Electronic items generally do have short life spans however we are talking about somewhat of a niche market when it comes to ipods and apple products. If you want to compare products from other manufacturers, you can't. The ipod from what I read occupies 70% of the digital player revenues. Incredible when you consider how many players there are out there as well as the flash type players. Mini to rule soon too.
In regards to the battery issue, they can be replaced with third party batteries for about $50-60 or one can take up apples program of exchange for %100us. 
Also, some actually prefer the 1st gen for better and longer battery life as opposed to the current ones which max out at 8hrs if you're lucky. Congrats on the new 30gig. My 40 goes with me almost everywhere and I hide it from my daughter, but she's seen the mini already and wanting it badly.


----------



## robert (Sep 26, 2002)

I think they will hold their value because of what else is on the market.
Nothing even close to the ipod. I used to commute a lot with my walkman. Annoyed me no end when I wanted to hear a song/album but forgot the cassette. Now I have all my music with me and it is heavan. I believe you must own an ipod to really appreciate its worth.
Robert


----------



## kloan (Feb 22, 2002)

i think they "hold their value" because people are stubborn enough to ask too much for it, and people are naive enough to pay it, so it keeps it's so-called "value"... you can get a used 3rd gen 10gb for like $250, or at least that's what it should cost, considering you can get a new one for $295... paying anything more than $150 for a first gen 5gb ipod is rediculous, and even more rediculous paying more for one that's broken...


----------



## kloan (Feb 22, 2002)

seriously, wtf?

3 1/2 years later...


----------



## spicyapple (Aug 17, 2006)

At least she searched first.  

I have a 20GB 2g iPod I'm thinking about unloading. A fair price seemed to be $50 but decided to keep it since not worth selling at this price.
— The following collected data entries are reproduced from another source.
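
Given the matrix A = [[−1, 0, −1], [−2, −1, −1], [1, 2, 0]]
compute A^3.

[[5, 4, 2], [2, 7, −2], [6, −4, 7]]

A^2 = [[0, −2, 1], [3, −1, 3], [−5, −2, −3]]
A^3 = [[5, 4, 2], [2, 7, −2], [6, −4, 7]]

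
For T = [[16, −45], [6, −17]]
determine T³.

[[46, −135], [18, −53]]

tr T = −1 and det T = −2, so the characteristic polynomial is λ² − (−1)λ + (−2) with roots 1 and −2.
Eigenvectors give P = [[3, −5], [1, −2]] with P⁻¹ = [[2, −5], [1, −3]], and T = P·diag(1, −2)·P⁻¹.
Then T³ = P·diag(1, −8)·P⁻¹ = [[3, 40], [1, 16]] · [[2, −5], [1, −3]] = [[46, −135], [18, −53]].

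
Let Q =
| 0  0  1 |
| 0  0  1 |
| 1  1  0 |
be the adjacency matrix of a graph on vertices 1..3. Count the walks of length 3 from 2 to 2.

0

The number of length-3 walks from vertex 2 to vertex 2 is entry (2,2) of Q³, where Q is the adjacency matrix.
Q² = [[1, 1, 0], [1, 1, 0], [0, 0, 2]]
Q³ = [[0, 0, 2], [0, 0, 2], [2, 2, 0]]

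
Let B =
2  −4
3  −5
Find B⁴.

[[−44, 60], [−45, 61]]

tr B = −3 and det B = 2, so the characteristic polynomial is λ² − (−3)λ + (2) with roots −2 and −1.
Eigenvectors give P = [[−1, −4], [−1, −3]] with P⁻¹ = [[3, −4], [−1, 1]], and B = P·diag(−2, −1)·P⁻¹.
Then B⁴ = P·diag(16, 1)·P⁻¹ = [[−16, −4], [−16, −3]] · [[3, −4], [−1, 1]] = [[−44, 60], [−45, 61]].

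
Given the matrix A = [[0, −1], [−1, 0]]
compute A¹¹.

[[0, −1], [−1, 0]]

A² = I (check: tr A = 0 and det A = −1), so A¹¹ = A since 11 is odd.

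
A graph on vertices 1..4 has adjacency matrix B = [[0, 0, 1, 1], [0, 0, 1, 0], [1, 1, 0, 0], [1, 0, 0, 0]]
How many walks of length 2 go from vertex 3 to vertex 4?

The number of length-2 walks from vertex 3 to vertex 4 is entry (3,4) of B², where B is the adjacency matrix.
B² = [[2, 1, 0, 0], [1, 1, 0, 0], [0, 0, 2, 1], [0, 0, 1, 1]]

1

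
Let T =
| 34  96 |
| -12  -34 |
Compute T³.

tr T = 0 and det T = -4, so the characteristic polynomial is λ² − (0)λ + (-4) with roots -2 and 2.
Eigenvectors give P = [[-8, -3], [3, 1]] with P⁻¹ = [[1, 3], [-3, -8]], and T = P·diag(-2, 2)·P⁻¹.
Then T³ = P·diag(-8, 8)·P⁻¹ = [[64, -24], [-24, 8]] · [[1, 3], [-3, -8]] = [[136, 384], [-48, -136]].

[[136, 384], [-48, -136]]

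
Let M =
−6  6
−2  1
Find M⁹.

tr M = −5 and det M = 6, so the characteristic polynomial is λ² − (−5)λ + (6) with roots −2 and −3.
Eigenvectors give P = [[−3, 2], [−2, 1]] with P⁻¹ = [[1, −2], [2, −3]], and M = P·diag(−2, −3)·P⁻¹.
Then M⁹ = P·diag(−512, −19683)·P⁻¹ = [[1536, −39366], [1024, −19683]] · [[1, −2], [2, −3]] = [[−77196, 115026], [−38342, 57001]].

[[−77196, 115026], [−38342, 57001]]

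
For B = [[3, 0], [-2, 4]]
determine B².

[[9, 0], [-14, 16]]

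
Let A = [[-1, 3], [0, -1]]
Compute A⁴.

[[1, -12], [0, 1]]

A² = [[1, -6], [0, 1]]
A³ = [[-1, 9], [0, -1]]
A⁴ = [[1, -12], [0, 1]]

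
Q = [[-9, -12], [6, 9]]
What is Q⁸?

tr Q = 0 and det Q = -9, so the characteristic polynomial is λ² − (0)λ + (-9) with roots 3 and -3.
Eigenvectors give P = [[1, -2], [-1, 1]] with P⁻¹ = [[-1, -2], [-1, -1]], and Q = P·diag(3, -3)·P⁻¹.
Then Q⁸ = P·diag(6561, 6561)·P⁻¹ = [[6561, -13122], [-6561, 6561]] · [[-1, -2], [-1, -1]] = [[6561, 0], [0, 6561]].

[[6561, 0], [0, 6561]]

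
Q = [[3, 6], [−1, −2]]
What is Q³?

Q² = Q (a projection; rank 1, trace 1), so Q³ = Q.

[[3, 6], [−1, −2]]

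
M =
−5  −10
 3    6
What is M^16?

[[−5, −10], [3, 6]]

M² = M (a projection; rank 1, trace 1), so M^16 = M.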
But if people are getting $200 for a 1g iPod, then maybe my iPod is worth more?


----------



## kloan (Feb 22, 2002)

nope, it's not. and no one's getting $200 for 1st gen iPods.

hahaha, just clicked that link.... $2399! wow, what a _steal_...


----------



## mixedup (Jul 4, 2004)

i'd be surprised if the prices of the 1st gen don't increase slightly (maybe they already have if you're seeing high prices). it's a bit of a collector's piece!


----------



## AquaAngel (Feb 16, 2007)

I wouldn't impressed and i guess i could be stupid enough to buy one of those, but what is the use when i have my sweet fat 20 gig ipod. the battery life is still good up to 8 to 9 hours and have about 4,500 songs in it and use it everyday and the day of release, it was pricy, but never complaint as it is well worth the money as i enjoy my music with all those songs sitting in my pocket or in my car.

Don't get me wrong, but i don't like those new iPod. Smaller the better for sure, but they can't hold as much. So ya, they could worth that much.


----------



## HowEver (Jan 11, 2005)

.


----------